Für die Arzneimittelhersteller sind Substanzen besonders interessant, mit denen man ohne viel Aufwand die Sirtuine in der Zelle anregen kann. Großes Vorbild ist Resveratrol, ein Pflanzeninhaltsstoff aus der Gruppe der Polyphenole. Resveratrol kommt vor allem in Traubenschalen vor und dient den Pflanzen zur Abwehr von Krankheitskeimen.

Manche Forscher sehen in Resveratrol eine Schlüsselsubstanz, um dem Alter Paroli zu bieten. Wie hoch die Erwartungen sind, zeigt das Beispiel der 2004 gegründeten amerikanischen Biotechnikfirma Sirtris, die verschiedene Formen von Turbo-Resveratrol entwickelt. Bereits vier Jahre später wurde das kleine Unternehmen vom Pharmariesen GSK gekauft – für 700 Millionen Dollar.

Lesen Sie auf Seite 2, was der Pflanzeninhaltsstoff Resveratrol für Ziele erreichen soll.

Resveratrol soll die Zellen vor Sauerstoffradikalen, aggressiven chemischen Verbindungen, schützen, Entzündungen hemmen, die Krebsentstehung verhindern und die negativen Folgen des Dickseins abmildern – ohne dass man dafür abnehmen muss. Eine Pille Resveratrol genügt.

Ähnlich sieht es mit der kalorischen Restriktion aus. Hinter dem Begriff verbirgt sich die Tatsache, dass eine chronische leichte Unterernährung die Lebensspanne vieler Tiere deutlich verlängert. Bisher galt folgende Theorie: Infolge des Hungerns werden die Sirtuine aktiv, verordnen dem Stoffwechsel ein Sparprogramm und ermöglichen dadurch ein längeres Leben.

Wenn nun Resveratrol oder eine verwandte Substanz die Sirtuine anregt, dann könnte man vielleicht langsamer altern, ganz ohne den unangenehmen Verzicht auf Kalorien. Auch dieser Annahme gingen die Forscher auf den Grund. Sie stellten Taufliegen-Sirtuin her und versuchten, es mithilfe von Resveratrol zu aktivieren. Das schlug jedoch fehl. Dann unterwarfen sie genetisch veränderte Taufliegen, denen es an Erbanlagen für Sirtuin mangelte, einer Hungerkur. Es stellte sich heraus, dass auch diese Tiere länger lebten – ganz ohne Sirtuin. Offenbar ist das Enzym doch nicht das Bindeglied zwischen Kalorienverzicht und gesundem Altern. Die pharmazeutische Abkürzung zum längeren Leben ganz ohne Diät hat also einen Dämpfer bekommen.

„Wir haben die wesentlichen Experimente, die Sirtuin mit der Langlebigkeit von Tieren verknüpfen, erneut angestellt und mussten erkennen, dass keines von ihnen der Überprüfung standhielt“, kommentiert der Studienleiter David Gems. „Sirtuine sind weit davon entfernt, ein Schlüssel für Langlebigkeit zu sein.
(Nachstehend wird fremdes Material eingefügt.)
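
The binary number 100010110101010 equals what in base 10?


100010110101010 in decimal = 17834

17834


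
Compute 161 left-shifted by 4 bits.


0b10100001 << 4 = 0b101000010000 = 2576

2576


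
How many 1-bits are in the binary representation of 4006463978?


0b11101110110011011100100111101010 has 20 set bits

20


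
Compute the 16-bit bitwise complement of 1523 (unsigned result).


~0b10111110011 = 0b1111101000001100 = 64012 (16-bit unsigned)

64012


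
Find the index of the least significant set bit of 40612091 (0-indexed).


0b10011010111011000011111011. Lowest set bit at position 0

0


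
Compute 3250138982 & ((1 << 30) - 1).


3250138982 & 1073741823 = 28913510

28913510


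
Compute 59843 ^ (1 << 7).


59843 ^ (1 << 7) = 59843 ^ 128 = 59715

59715


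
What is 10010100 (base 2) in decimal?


10010100 in decimal = 148

148


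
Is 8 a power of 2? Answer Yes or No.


0b1000. Only one bit set => Yes

Yes


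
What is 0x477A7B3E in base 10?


477A7B3E hex = 1199209278 decimal

1199209278


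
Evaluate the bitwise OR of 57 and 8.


0b111001 | 0b1000 = 0b111001 = 57

57


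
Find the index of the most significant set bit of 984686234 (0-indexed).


0b111010101100010001111010011010. Highest set bit at position 29

29


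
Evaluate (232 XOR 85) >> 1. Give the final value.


Step 1: 232 ^ 85 = 189
Step 2: 189 >> 1 = 94

94


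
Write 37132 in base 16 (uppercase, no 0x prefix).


37132 = 910C hex

910C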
Sie sind nicht dazu imstande, das Leben zu verlängern.“ Er hofft, dass man sich nun den Prozessen zuwenden kann, die wirklich das Altern kontrollieren.
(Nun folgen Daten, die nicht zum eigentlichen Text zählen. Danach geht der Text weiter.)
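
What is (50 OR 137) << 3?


Step 1: 50 | 137 = 187
Step 2: 187 << 3 = 1496

1496


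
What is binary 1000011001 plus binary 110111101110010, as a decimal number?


1000011001 + 110111101110010 = 111000110001011 = 29067

29067


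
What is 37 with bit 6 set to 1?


37 | (1 << 6) = 37 | 64 = 101

101


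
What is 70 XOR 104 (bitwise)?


0b1000110 ^ 0b1101000 = 0b101110 = 46

46


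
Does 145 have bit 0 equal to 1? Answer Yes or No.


0b10010001, bit 0 = 1. Yes

Yes


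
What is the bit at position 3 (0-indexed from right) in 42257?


0b1010010100010001, position 3 = 0

0


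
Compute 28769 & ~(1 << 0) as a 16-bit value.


28769 & ~(1 << 0) = 28768

28768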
So weit wie Gems wollen andere Wissenschaftler nicht gehen. Die Hoffnung darauf, dass Sirtuine wie Sirt1 in strengem Sinne die Lebensspanne bestimmten, habe sich zwar als unbegründet erwiesen, schreiben Carles Cantó (Nestlé-Institut für Gesundheitswissenschaften, Lausanne) und Johan Auwerx (Ècole Polytechnique Féderalé, Lausanne) in einem Kommentar in „Nature“. Aber Sirt1 könne die „Gesundheitsspanne“ verlängern, weil es einen vitalen Stoffwechsel garantiere und den alterstypischen Verfall bremse. Als Objekt aufregender Forschung werde den Sirtuinen ein langes Leben garantiert sein.
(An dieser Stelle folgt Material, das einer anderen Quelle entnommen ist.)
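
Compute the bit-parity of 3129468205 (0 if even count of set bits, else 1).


0b10111010100001111110010100101101 has 18 ones => parity 0

0


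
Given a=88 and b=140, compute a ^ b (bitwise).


88 ^ 140 = 212

212


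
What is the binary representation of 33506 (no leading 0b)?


33506 = 1000001011100010 in binary

1000001011100010


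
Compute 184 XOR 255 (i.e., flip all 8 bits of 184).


184 ^ 255 = 71

71


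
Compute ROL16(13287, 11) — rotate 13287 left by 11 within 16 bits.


Rotate 0b11001111100111 left by 11 (16-bit) = 0b11100110011111 = 14751

14751


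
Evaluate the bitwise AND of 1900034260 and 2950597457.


0b1110001010000000011100011010100 & 0b10101111110111101000101101010001 = 0b100001010000000000100001010000 = 557844560

557844560


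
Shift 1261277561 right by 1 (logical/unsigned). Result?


0b1001011001011011001000101111001 >> 1 = 0b100101100101101100100010111100 = 630638780

630638780


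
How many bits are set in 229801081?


0b1101101100100111110001111001 has 17 set bits

17


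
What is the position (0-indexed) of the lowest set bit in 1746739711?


0b1101000000111010010000111111111. Lowest set bit at position 0

0


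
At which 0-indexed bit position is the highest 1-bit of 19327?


0b100101101111111. Highest set bit at position 14

14


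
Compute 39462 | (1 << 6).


39462 | (1 << 6) = 39462 | 64 = 39526

39526


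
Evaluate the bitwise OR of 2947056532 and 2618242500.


0b10101111101010001000001110010100 | 0b10011100000011110011010111000100 = 0b10111111101011111011011111010100 = 3215964116

3215964116


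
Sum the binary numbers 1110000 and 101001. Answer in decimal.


1110000 + 101001 = 10011001 = 153

153


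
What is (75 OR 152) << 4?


Step 1: 75 | 152 = 219
Step 2: 219 << 4 = 3504

3504


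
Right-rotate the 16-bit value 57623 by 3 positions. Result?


Rotate 0b1110000100010111 right by 3 (16-bit) = 0b1111110000100010 = 64546

64546


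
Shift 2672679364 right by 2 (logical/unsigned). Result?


0b10011111010011011101100111000100 >> 2 = 0b100111110100110111011001110001 = 668169841

668169841


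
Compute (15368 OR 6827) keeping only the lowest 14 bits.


Step 1: 15368 | 6827 = 16043
Step 2: 16043 & 16383 = 16043

16043


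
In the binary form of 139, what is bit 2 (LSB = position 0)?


0b10001011, position 2 = 0

0


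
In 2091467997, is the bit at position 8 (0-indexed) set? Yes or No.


0b1111100101010010100010011011101, bit 8 = 0. No

No


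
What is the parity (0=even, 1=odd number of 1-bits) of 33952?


0b1000010010100000 has 4 ones => parity 0

0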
Im gleichen „Nature“-Heft rudert noch ein weiterer Wissenschaftler zurück. Leonard Guarente vom Massachusetts Institute of Technology hatte vor zehn Jahren in „Nature“ behauptet, ein mit Sirtuin-Genen angereicherter Wurm habe eine um 15 bis 50 Prozent verlängerte Lebensspanne. Aber dieser Effekt geht, wie sich nun herausstellte, zu einem wesentlichen Teil auf eine genetische Veränderung zurück, die damals nicht bedacht wurde und die nichts mit Sirtuinen zu tun hat. Die Lebensverlängerung betrage nur zehn bis 14 Prozent. Angesichts der ernüchternden anderen Ergebnisse ist das zumindest ein Hoffnungsschimmer.